Are Barcodes Good for Business?

by Nate Schubert


Business owners and other decision makers are constantly evaluating products and processes to determine whether they would be a good fit for their business. If a proposed new process or component can provide benefits to a business in terms of increases in production or efficiency or lower operational costs, then it is likely that the process or component up for a consideration will be put into action. Of course, one of the major factors is also the cost of implementation-- is it going to generate more revenue than it cost to implement? How long will it take to recover the investment?

To Barcode, or Not to Barcode?

The question of implementing barcode technology has been asked at many businesses throughout the marketplace. Whether the proposed integration will prove to increase revenue or decrease operational costs is something that differs with each and every company that opts to put the technology into practice.
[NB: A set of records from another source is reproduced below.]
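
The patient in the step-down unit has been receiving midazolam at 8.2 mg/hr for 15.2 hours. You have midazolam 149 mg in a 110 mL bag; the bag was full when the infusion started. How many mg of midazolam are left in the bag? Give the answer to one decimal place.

Concentration = 149 mg ÷ 110 mL = 1.354545 mg/mL
Rate = 8.2 mg/hr ÷ 1.354545 mg/mL = 6.053691 mL/hr
Volume infused = 6.053691 mL/hr × 15.2 hr = 92.01611 mL
Volume remaining = 110 − 92.01611 = 17.98389 mL
Drug remaining = 17.98389 mL × 1.354545 mg/mL = 24.36 mg

24.4 mg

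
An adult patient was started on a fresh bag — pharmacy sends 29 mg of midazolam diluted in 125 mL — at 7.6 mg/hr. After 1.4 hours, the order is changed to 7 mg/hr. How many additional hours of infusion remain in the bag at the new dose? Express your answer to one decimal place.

2.6 hours

Initial rate:
Concentration = 29 mg ÷ 125 mL = 0.232 mg/mL
Rate = 7.6 mg/hr ÷ 0.232 mg/mL = 32.75862 mL/hr
Volume infused so far = 32.75862 mL/hr × 1.4 hr = 45.86207 mL
Volume remaining = 125 − 45.86207 = 79.13793 mL
New rate:
Rate = 7 mg/hr ÷ 0.232 mg/mL = 30.17241 mL/hr
Time remaining = 79.13793 mL ÷ 30.17241 mL/hr = 2.622857 hr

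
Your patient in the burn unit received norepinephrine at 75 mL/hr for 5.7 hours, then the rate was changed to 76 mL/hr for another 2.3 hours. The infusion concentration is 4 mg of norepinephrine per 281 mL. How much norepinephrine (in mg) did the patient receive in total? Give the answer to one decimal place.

8.6 mg

Concentration = 4 mg ÷ 281 mL = 0.01423488 mg/mL
Stage 1: 75 mL/hr × 5.7 hr = 427.5 mL → 427.5 mL × 0.01423488 mg/mL = 6.085409 mg
Stage 2: 76 mL/hr × 2.3 hr = 174.8 mL → 174.8 mL × 0.01423488 mg/mL = 2.488256 mg
Total = 6.085409 + 2.488256 = 8.573665 mg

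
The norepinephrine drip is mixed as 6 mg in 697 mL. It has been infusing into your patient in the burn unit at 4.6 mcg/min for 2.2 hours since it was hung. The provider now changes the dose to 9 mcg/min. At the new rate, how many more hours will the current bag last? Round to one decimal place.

10.0 hours

Initial rate:
4.6 mcg/min × 60 min/hr = 276 mcg/hr
Concentration = 6 mg ÷ 697 mL = 0.008608321 mg/mL = 8.608321 mcg/mL
Rate = 276 mcg/hr ÷ 8.608321 mcg/mL = 32.062 mL/hr
Volume infused so far = 32.062 mL/hr × 2.2 hr = 70.5364 mL
Volume remaining = 697 − 70.5364 = 626.4636 mL
New rate:
9 mcg/min × 60 min/hr = 540 mcg/hr
Rate = 540 mcg/hr ÷ 8.608321 mcg/mL = 62.73 mL/hr
Time remaining = 626.4636 mL ÷ 62.73 mL/hr = 9.986667 hr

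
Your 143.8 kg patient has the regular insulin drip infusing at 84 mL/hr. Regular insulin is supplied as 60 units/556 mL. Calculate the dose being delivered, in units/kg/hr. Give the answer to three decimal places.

0.063 units/kg/hr

Concentration = 60 units ÷ 556 mL = 0.1079137 units/mL
Drug rate = 84 mL/hr × 0.1079137 units/mL = 9.064748 units/hr
9.064748 units/hr ÷ 143.8 kg = 0.06303719 units/kg/hr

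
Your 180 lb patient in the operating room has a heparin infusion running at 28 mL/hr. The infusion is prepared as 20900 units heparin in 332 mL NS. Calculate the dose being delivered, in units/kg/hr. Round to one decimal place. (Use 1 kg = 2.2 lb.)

Weight = 180 lb ÷ 2.2 lb/kg = 81.81818 kg
Concentration = 20900 units ÷ 332 mL = 62.95181 units/mL
Drug rate = 28 mL/hr × 62.95181 units/mL = 1762.651 units/hr
1762.651 units/hr ÷ 81.81818 kg = 21.54351 units/kg/hr

21.5 units/kg/hr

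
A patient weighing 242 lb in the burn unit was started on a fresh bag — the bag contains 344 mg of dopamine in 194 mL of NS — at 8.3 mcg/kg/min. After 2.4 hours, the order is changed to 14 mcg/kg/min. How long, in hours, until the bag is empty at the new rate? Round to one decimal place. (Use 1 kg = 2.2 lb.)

2.3 hours

Initial rate:
Weight = 242 lb ÷ 2.2 lb/kg = 110 kg
Dose = 8.3 mcg/kg/min × 110 kg = 913 mcg/min
913 mcg/min × 60 min/hr = 54780 mcg/hr
Concentration = 344 mg ÷ 194 mL = 1.773196 mg/mL = 1773.196 mcg/mL
Rate = 54780 mcg/hr ÷ 1773.196 mcg/mL = 30.89337 mL/hr
Volume infused so far = 30.89337 mL/hr × 2.4 hr = 74.14409 mL
Volume remaining = 194 − 74.14409 = 119.8559 mL
New rate:
Dose = 14 mcg/kg/min × 110 kg = 1540 mcg/min
1540 mcg/min × 60 min/hr = 92400 mcg/hr
Rate = 92400 mcg/hr ÷ 1773.196 mcg/mL = 52.1093 mL/hr
Time remaining = 119.8559 mL ÷ 52.1093 mL/hr = 2.300087 hr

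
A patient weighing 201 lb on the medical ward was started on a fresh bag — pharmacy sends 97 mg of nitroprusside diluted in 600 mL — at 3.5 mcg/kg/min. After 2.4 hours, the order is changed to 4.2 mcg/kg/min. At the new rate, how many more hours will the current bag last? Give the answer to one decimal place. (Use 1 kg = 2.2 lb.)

2.2 hours

Initial rate:
Weight = 201 lb ÷ 2.2 lb/kg = 91.36364 kg
Dose = 3.5 mcg/kg/min × 91.36364 kg = 319.7727 mcg/min
319.7727 mcg/min × 60 min/hr = 19186.36 mcg/hr
Concentration = 97 mg ÷ 600 mL = 0.1616667 mg/mL = 161.6667 mcg/mL
Rate = 19186.36 mcg/hr ÷ 161.6667 mcg/mL = 118.6785 mL/hr
Volume infused so far = 118.6785 mL/hr × 2.4 hr = 284.8285 mL
Volume remaining = 600 − 284.8285 = 315.1715 mL
New rate:
Dose = 4.2 mcg/kg/min × 91.36364 kg = 383.7273 mcg/min
383.7273 mcg/min × 60 min/hr = 23023.64 mcg/hr
Rate = 23023.64 mcg/hr ÷ 161.6667 mcg/mL = 142.4142 mL/hr
Time remaining = 315.1715 mL ÷ 142.4142 mL/hr = 2.213062 hr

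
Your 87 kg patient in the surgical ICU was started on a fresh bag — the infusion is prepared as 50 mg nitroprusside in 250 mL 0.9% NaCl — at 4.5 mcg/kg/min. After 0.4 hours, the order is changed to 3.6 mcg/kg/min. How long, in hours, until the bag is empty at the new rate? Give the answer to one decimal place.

2.2 hours

Initial rate:
Dose = 4.5 mcg/kg/min × 87 kg = 391.5 mcg/min
391.5 mcg/min × 60 min/hr = 23490 mcg/hr
Concentration = 50 mg ÷ 250 mL = 0.2 mg/mL = 200 mcg/mL
Rate = 23490 mcg/hr ÷ 200 mcg/mL = 117.45 mL/hr
Volume infused so far = 117.45 mL/hr × 0.4 hr = 46.98 mL
Volume remaining = 250 − 46.98 = 203.02 mL
New rate:
Dose = 3.6 mcg/kg/min × 87 kg = 313.2 mcg/min
313.2 mcg/min × 60 min/hr = 18792 mcg/hr
Rate = 18792 mcg/hr ÷ 200 mcg/mL = 93.96 mL/hr
Time remaining = 203.02 mL ÷ 93.96 mL/hr = 2.160707 hr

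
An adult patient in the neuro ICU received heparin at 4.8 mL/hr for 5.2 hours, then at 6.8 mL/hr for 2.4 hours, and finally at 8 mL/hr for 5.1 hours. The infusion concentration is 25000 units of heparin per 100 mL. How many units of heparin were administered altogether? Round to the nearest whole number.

20520 units

Concentration = 25000 units ÷ 100 mL = 250 units/mL
Stage 1: 4.8 mL/hr × 5.2 hr = 24.96 mL → 24.96 mL × 250 units/mL = 6240 units
Stage 2: 6.8 mL/hr × 2.4 hr = 16.32 mL → 16.32 mL × 250 units/mL = 4080 units
Stage 3: 8 mL/hr × 5.1 hr = 40.8 mL → 40.8 mL × 250 units/mL = 10200 units
Total = 6240 + 4080 + 10200 = 20520 units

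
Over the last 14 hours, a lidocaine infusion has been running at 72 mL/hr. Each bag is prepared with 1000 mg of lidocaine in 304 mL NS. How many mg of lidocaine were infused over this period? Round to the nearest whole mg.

3316 mg

Concentration = 1000 mg ÷ 304 mL = 3.289474 mg/mL
Drug rate = 72 mL/hr × 3.289474 mg/mL = 236.8421 mg/hr
Total = 236.8421 mg/hr × 14 hr = 3315.789 mg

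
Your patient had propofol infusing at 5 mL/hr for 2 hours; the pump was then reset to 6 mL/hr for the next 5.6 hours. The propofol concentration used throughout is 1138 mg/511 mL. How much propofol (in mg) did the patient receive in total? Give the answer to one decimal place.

97.1 mg

Concentration = 1138 mg ÷ 511 mL = 2.227006 mg/mL
Stage 1: 5 mL/hr × 2 hr = 10 mL → 10 mL × 2.227006 mg/mL = 22.27006 mg
Stage 2: 6 mL/hr × 5.6 hr = 33.6 mL → 33.6 mL × 2.227006 mg/mL = 74.8274 mg
Total = 22.27006 + 74.8274 = 97.09746 mg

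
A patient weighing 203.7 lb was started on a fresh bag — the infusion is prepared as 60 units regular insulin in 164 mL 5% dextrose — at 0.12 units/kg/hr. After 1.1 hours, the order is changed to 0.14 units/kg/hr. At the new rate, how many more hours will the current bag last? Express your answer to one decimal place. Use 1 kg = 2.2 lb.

3.7 hours

Initial rate:
Weight = 203.7 lb ÷ 2.2 lb/kg = 92.59091 kg
Dose = 0.12 units/kg/hr × 92.59091 kg = 11.11091 units/hr
Concentration = 60 units ÷ 164 mL = 0.3658537 units/mL
Rate = 11.11091 units/hr ÷ 0.3658537 units/mL = 30.36982 mL/hr
Volume infused so far = 30.36982 mL/hr × 1.1 hr = 33.4068 mL
Volume remaining = 164 − 33.4068 = 130.5932 mL
New rate:
Dose = 0.14 units/kg/hr × 92.59091 kg = 12.96273 units/hr
Rate = 12.96273 units/hr ÷ 0.3658537 units/mL = 35.43145 mL/hr
Time remaining = 130.5932 mL ÷ 35.43145 mL/hr = 3.685798 hr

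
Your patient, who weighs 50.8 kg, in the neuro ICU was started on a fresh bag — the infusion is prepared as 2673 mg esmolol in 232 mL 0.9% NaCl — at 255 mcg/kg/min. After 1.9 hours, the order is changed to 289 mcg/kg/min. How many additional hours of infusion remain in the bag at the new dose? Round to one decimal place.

1.4 hours

Initial rate:
Dose = 255 mcg/kg/min × 50.8 kg = 12954 mcg/min
12954 mcg/min × 60 min/hr = 777240 mcg/hr
Concentration = 2673 mg ÷ 232 mL = 11.52155 mg/mL = 11521.55 mcg/mL
Rate = 777240 mcg/hr ÷ 11521.55 mcg/mL = 67.45966 mL/hr
Volume infused so far = 67.45966 mL/hr × 1.9 hr = 128.1734 mL
Volume remaining = 232 − 128.1734 = 103.8266 mL
New rate:
Dose = 289 mcg/kg/min × 50.8 kg = 14681.2 mcg/min
14681.2 mcg/min × 60 min/hr = 880872 mcg/hr
Rate = 880872 mcg/hr ÷ 11521.55 mcg/mL = 76.45429 mL/hr
Time remaining = 103.8266 mL ÷ 76.45429 mL/hr = 1.358023 hr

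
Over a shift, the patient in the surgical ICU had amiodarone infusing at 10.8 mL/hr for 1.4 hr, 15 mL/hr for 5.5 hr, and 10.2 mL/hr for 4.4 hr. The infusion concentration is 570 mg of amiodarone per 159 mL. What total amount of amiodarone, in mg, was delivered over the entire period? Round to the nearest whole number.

511 mg

Concentration = 570 mg ÷ 159 mL = 3.584906 mg/mL
Stage 1: 10.8 mL/hr × 1.4 hr = 15.12 mL → 15.12 mL × 3.584906 mg/mL = 54.20377 mg
Stage 2: 15 mL/hr × 5.5 hr = 82.5 mL → 82.5 mL × 3.584906 mg/mL = 295.7547 mg
Stage 3: 10.2 mL/hr × 4.4 hr = 44.88 mL → 44.88 mL × 3.584906 mg/mL = 160.8906 mg
Total = 54.20377 + 295.7547 + 160.8906 = 510.8491 mg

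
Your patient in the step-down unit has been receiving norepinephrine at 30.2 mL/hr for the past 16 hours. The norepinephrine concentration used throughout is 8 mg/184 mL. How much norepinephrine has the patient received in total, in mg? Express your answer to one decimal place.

21.0 mg

Concentration = 8 mg ÷ 184 mL = 0.04347826 mg/mL = 43.47826 mcg/mL
Drug rate = 30.2 mL/hr × 43.47826 mcg/mL = 1313.043 mcg/hr
Total = 1313.043 mcg/hr × 16 hr = 21008.7 mcg = 21.0087 mg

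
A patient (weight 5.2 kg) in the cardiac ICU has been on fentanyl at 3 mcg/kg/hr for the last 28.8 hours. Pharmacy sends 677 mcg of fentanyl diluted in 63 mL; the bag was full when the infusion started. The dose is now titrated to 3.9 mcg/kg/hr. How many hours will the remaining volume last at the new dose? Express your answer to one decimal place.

11.2 hours

Initial rate:
Dose = 3 mcg/kg/hr × 5.2 kg = 15.6 mcg/hr
Concentration = 677 mcg ÷ 63 mL = 10.74603 mcg/mL
Rate = 15.6 mcg/hr ÷ 10.74603 mcg/mL = 1.451699 mL/hr
Volume infused so far = 1.451699 mL/hr × 28.8 hr = 41.80892 mL
Volume remaining = 63 − 41.80892 = 21.19108 mL
New rate:
Dose = 3.9 mcg/kg/hr × 5.2 kg = 20.28 mcg/hr
Rate = 20.28 mcg/hr ÷ 10.74603 mcg/mL = 1.887208 mL/hr
Time remaining = 21.19108 mL ÷ 1.887208 mL/hr = 11.2288 hr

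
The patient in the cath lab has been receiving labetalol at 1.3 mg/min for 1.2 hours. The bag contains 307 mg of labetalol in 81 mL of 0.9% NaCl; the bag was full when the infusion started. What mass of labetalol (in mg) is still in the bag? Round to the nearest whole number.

213 mg

1.3 mg/min × 60 min/hr = 78 mg/hr
Concentration = 307 mg ÷ 81 mL = 3.790123 mg/mL
Rate = 78 mg/hr ÷ 3.790123 mg/mL = 20.5798 mL/hr
Volume infused = 20.5798 mL/hr × 1.2 hr = 24.69577 mL
Volume remaining = 81 − 24.69577 = 56.30423 mL
Drug remaining = 56.30423 mL × 3.790123 mg/mL = 213.4 mg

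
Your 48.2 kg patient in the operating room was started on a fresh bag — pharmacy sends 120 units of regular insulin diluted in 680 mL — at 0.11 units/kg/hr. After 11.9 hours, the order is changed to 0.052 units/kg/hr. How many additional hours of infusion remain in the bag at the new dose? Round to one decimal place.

22.7 hours

Initial rate:
Dose = 0.11 units/kg/hr × 48.2 kg = 5.302 units/hr
Concentration = 120 units ÷ 680 mL = 0.1764706 units/mL
Rate = 5.302 units/hr ÷ 0.1764706 units/mL = 30.04467 mL/hr
Volume infused so far = 30.04467 mL/hr × 11.9 hr = 357.5315 mL
Volume remaining = 680 − 357.5315 = 322.4685 mL
New rate:
Dose = 0.052 units/kg/hr × 48.2 kg = 2.5064 units/hr
Rate = 2.5064 units/hr ÷ 0.1764706 units/mL = 14.20293 mL/hr
Time remaining = 322.4685 mL ÷ 14.20293 mL/hr = 22.70436 hr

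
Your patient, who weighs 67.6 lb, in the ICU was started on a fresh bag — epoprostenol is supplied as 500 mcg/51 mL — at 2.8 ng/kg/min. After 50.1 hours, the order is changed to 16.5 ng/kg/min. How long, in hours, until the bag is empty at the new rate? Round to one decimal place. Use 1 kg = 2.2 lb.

7.9 hours

Initial rate:
Weight = 67.6 lb ÷ 2.2 lb/kg = 30.72727 kg
Dose = 2.8 ng/kg/min × 30.72727 kg = 86.03636 ng/min
86.03636 ng/min × 60 min/hr = 5162.182 ng/hr
Concentration = 500 mcg ÷ 51 mL = 9.803922 mcg/mL = 9803.922 ng/mL
Rate = 5162.182 ng/hr ÷ 9803.922 ng/mL = 0.5265425 mL/hr
Volume infused so far = 0.5265425 mL/hr × 50.1 hr = 26.37978 mL
Volume remaining = 51 − 26.37978 = 24.62022 mL
New rate:
Dose = 16.5 ng/kg/min × 30.72727 kg = 507 ng/min
507 ng/min × 60 min/hr = 30420 ng/hr
Rate = 30420 ng/hr ÷ 9803.922 ng/mL = 3.10284 mL/hr
Time remaining = 24.62022 mL ÷ 3.10284 mL/hr = 7.934737 hr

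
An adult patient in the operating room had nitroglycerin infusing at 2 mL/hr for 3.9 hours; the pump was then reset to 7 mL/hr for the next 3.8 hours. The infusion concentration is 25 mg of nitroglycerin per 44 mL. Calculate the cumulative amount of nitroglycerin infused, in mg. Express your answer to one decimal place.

19.5 mg

Concentration = 25 mg ÷ 44 mL = 0.5681818 mg/mL
Stage 1: 2 mL/hr × 3.9 hr = 7.8 mL → 7.8 mL × 0.5681818 mg/mL = 4.431818 mg
Stage 2: 7 mL/hr × 3.8 hr = 26.6 mL → 26.6 mL × 0.5681818 mg/mL = 15.11364 mg
Total = 4.431818 + 15.11364 = 19.54545 mg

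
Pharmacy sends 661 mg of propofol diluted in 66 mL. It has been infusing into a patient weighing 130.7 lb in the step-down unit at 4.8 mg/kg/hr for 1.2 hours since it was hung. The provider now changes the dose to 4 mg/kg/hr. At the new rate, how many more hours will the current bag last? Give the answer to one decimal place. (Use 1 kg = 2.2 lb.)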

However, there are some specific processes or procedures across the spectrum of industries where barcode integration is clearly a great decision...

  • Retail stores require that the manufacturers of the products they offer have UPC or Databar barcodes present on them. This allows for easy product identification and pricing information which can really speed up price checks and checkout. Further, the fast and easy record of product scans can be accumulated and analyzed to determine popular products, the impacts of lower (or higher) prices on certain products and much more.
  • ECommerce web sites utilize barcodes for a variety of reasons such as sales orders and return requests. This type of implementation allows staff to locate orders faster which increases response time and quality of customer service.
  • Shipping and receiving warehouses regularly scan the barcodes on their inventory to run up-to-date counts and keep tight control of their assets. Barcodes placed on packing slips may also be scanned to ensure that all items ordered have been picked and will be shipped to the customer. This type of increased command over shipping and receiving helps to keep costs down for returns and missing or stolen goods.
  • Advertising agencies have spent a great deal of time and effort looking for ways to incorporate 2D barcodes into promotional materials and endeavors. This type of integration can be as simple as a barcoded coupon with an incentive to save on a purchase, or something as complicated as scanning a 2D barcode in a movie, television show or video game to go "deeper" into the storyline, plot, etc.

You may not be in the movie-making industry, and you may not be in control of a multi-million dollar ECommerce store, but there is undoubtedly a place in your business where properly-used barcode technlogy can save you valuable time and money. How does your business use barcodes?